Urolithiasis and Urinary Tract Infection Among Patients With Inflammatory Bowel Disease: A Review of US Emergency Department Visits between 2006 and 2009
OBJECTIVE: To compare patients with inflammatory bowel disease (IBD) to a general population of urinary stone formers who present to US emergency departments with infected urolithiasis. Patients with IBD are at risk for both infection and stone formation, however studies investigating emergent urolithiasis presentations for this population are limited.
METHODS: Using the Nationwide Emergency Department Sample (2006-2009) we identified all patients presenting to the US emergency departments with a diagnosis of upper tract urolithiasis. We then described a subgroup with the concomitant diagnosis of IBD. We compared rates of urinary tract infection (UTI), sepsis, organ failure, admission, and mortality between the 2 groups. Using multivariate analysis, we determined whether or not IBD was a predictor of UTI, sepsis, and hospitalization.

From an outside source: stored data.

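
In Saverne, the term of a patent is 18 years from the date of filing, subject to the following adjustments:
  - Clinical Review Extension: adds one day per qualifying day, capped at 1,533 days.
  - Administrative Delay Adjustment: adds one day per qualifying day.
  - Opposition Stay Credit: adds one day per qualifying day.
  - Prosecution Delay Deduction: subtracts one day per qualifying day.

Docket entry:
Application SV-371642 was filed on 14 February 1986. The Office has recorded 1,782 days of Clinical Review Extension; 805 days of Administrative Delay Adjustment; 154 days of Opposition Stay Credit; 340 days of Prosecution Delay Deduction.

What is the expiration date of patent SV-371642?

Base term: filing date + 18 years → 14 February 2004.
Clinical Review Extension: 1782 days claimed exceeds the 1533-day cap, so +1533 days → 26 April 2008.
Administrative Delay Adjustment: +805 days → 10 July 2010.
Opposition Stay Credit: +154 days → 11 December 2010.
Prosecution Delay Deduction: −340 days → 5 January 2010.

2010-01-05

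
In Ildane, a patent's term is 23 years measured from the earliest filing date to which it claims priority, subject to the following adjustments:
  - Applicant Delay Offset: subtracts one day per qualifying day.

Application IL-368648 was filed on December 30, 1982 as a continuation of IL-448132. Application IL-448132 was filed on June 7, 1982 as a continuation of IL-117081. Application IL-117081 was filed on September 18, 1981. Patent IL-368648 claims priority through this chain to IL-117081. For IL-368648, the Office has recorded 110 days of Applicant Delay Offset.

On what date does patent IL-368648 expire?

May 31, 2004

Earliest priority filing: 18 September 1981.
Base term: 18 September 1981 + 23 years → 18 September 2004.
Applicant Delay Offset: −110 days → 31 May 2004.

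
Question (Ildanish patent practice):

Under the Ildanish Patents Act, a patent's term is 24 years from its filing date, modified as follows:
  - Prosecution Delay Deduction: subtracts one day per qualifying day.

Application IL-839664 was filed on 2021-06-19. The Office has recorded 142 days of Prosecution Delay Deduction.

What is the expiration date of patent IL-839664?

2045-01-28

Base term: filing date + 24 years → 19 June 2045.
Prosecution Delay Deduction: −142 days → 28 January 2045.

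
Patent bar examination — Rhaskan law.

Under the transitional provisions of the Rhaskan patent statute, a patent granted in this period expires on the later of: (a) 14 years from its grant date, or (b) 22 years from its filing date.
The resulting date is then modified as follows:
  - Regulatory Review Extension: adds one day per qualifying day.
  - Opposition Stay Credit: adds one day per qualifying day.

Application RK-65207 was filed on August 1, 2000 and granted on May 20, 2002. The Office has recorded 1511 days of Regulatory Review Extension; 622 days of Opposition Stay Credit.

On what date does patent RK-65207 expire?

2028-06-03

(a) grant + 14 years → 20 May 2016.
(b) filing + 22 years → 1 August 2022.
Later of the two: 1 August 2022.
Regulatory Review Extension: +1511 days → 20 September 2026.
Opposition Stay Credit: +622 days → 3 June 2028.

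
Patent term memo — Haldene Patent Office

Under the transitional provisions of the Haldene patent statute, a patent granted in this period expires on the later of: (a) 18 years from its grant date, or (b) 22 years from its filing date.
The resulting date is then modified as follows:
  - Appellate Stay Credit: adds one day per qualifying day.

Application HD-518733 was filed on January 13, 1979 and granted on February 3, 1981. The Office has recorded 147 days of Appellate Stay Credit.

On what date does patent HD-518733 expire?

(a) grant + 18 years → 3 February 1999.
(b) filing + 22 years → 13 January 2001.
Later of the two: 13 January 2001.
Appellate Stay Credit: +147 days → 9 June 2001.

2001-06-09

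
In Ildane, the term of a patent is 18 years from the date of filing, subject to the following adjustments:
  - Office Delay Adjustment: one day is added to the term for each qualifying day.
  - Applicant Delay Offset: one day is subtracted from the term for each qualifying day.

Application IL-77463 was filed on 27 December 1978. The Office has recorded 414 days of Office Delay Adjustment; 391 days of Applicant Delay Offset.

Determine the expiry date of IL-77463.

Base term: filing date + 18 years → 27 December 1996.
Office Delay Adjustment: +414 days → 14 February 1998.
Applicant Delay Offset: −391 days → 19 January 1997.

January 19, 1997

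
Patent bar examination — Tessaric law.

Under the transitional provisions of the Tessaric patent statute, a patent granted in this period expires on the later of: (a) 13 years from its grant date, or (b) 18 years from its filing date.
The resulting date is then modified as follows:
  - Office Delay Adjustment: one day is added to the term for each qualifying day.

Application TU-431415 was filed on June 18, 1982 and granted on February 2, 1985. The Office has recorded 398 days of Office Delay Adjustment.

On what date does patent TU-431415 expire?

(a) grant + 13 years → 2 February 1998.
(b) filing + 18 years → 18 June 2000.
Later of the two: 18 June 2000.
Office Delay Adjustment: +398 days → 21 July 2001.

July 21, 2001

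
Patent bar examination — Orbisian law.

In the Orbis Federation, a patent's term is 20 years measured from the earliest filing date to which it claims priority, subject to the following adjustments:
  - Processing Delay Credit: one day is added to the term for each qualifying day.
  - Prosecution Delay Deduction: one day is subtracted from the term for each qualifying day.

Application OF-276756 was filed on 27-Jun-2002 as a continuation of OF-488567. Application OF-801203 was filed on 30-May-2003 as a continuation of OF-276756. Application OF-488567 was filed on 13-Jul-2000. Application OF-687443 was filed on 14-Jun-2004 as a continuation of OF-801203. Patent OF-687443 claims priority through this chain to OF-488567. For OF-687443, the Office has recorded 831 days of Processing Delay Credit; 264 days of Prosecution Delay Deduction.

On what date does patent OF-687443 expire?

Earliest priority filing: 13 July 2000.
Base term: 13 July 2000 + 20 years → 13 July 2020.
Processing Delay Credit: +831 days → 22 October 2022.
Prosecution Delay Deduction: −264 days → 31 January 2022.

January 31, 2022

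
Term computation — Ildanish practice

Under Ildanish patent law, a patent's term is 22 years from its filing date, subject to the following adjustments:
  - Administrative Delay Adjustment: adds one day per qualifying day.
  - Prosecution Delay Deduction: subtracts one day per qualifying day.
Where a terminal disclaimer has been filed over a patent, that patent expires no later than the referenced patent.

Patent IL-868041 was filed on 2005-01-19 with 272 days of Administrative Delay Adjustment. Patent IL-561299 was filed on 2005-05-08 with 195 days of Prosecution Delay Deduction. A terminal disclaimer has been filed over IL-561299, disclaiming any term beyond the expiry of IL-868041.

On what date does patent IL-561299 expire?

October 25, 2026

Natural term of IL-561299:
  Base: filing + 22 years → 8 May 2027.
  Prosecution Delay Deduction: −195 days → 25 October 2026.
Expiry of referenced patent IL-868041:
  Base: filing + 22 years → 19 January 2027.
  Administrative Delay Adjustment: +272 days → 18 October 2027.
Terminal disclaimer: IL-561299 expires on the earlier of 25 October 2026 and 18 October 2027.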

RESULTS: Overall, 14,352 patients had concomitant IBD and urolithiasis. IBD patients with urolithiasis presented with infections (10.4% vs 9.1%; P <.001), sepsis (0.6% vs 0.2%; P <.001), and end-organ failure (6.3% vs 1.6%; P <.001) more frequently than non-IBD patients. They were also more likely to have characteristics independently associated with infection and sepsis, such as older age and female gender. In adjusted analyses, IBD was an independent predictor of infection (odds ratio [OR] = 1.3 [1.14-1.46]; P <.0001), sepsis (OR = 1.8 [1.09-2.92]; P <.0001), and admission (OR = 3.3 [3.04-3.64]; P <.0001).
CONCLUSION: IBD patients with urinary calculi have greater odds of UTI, renal failure, and sepsis compared to the general stone-forming population. The increased occurrence and severity of infected urolithiasis in this select group of patients warrants screening for stone disease, improved outpatient medical management, and early elective surgery for detected stones.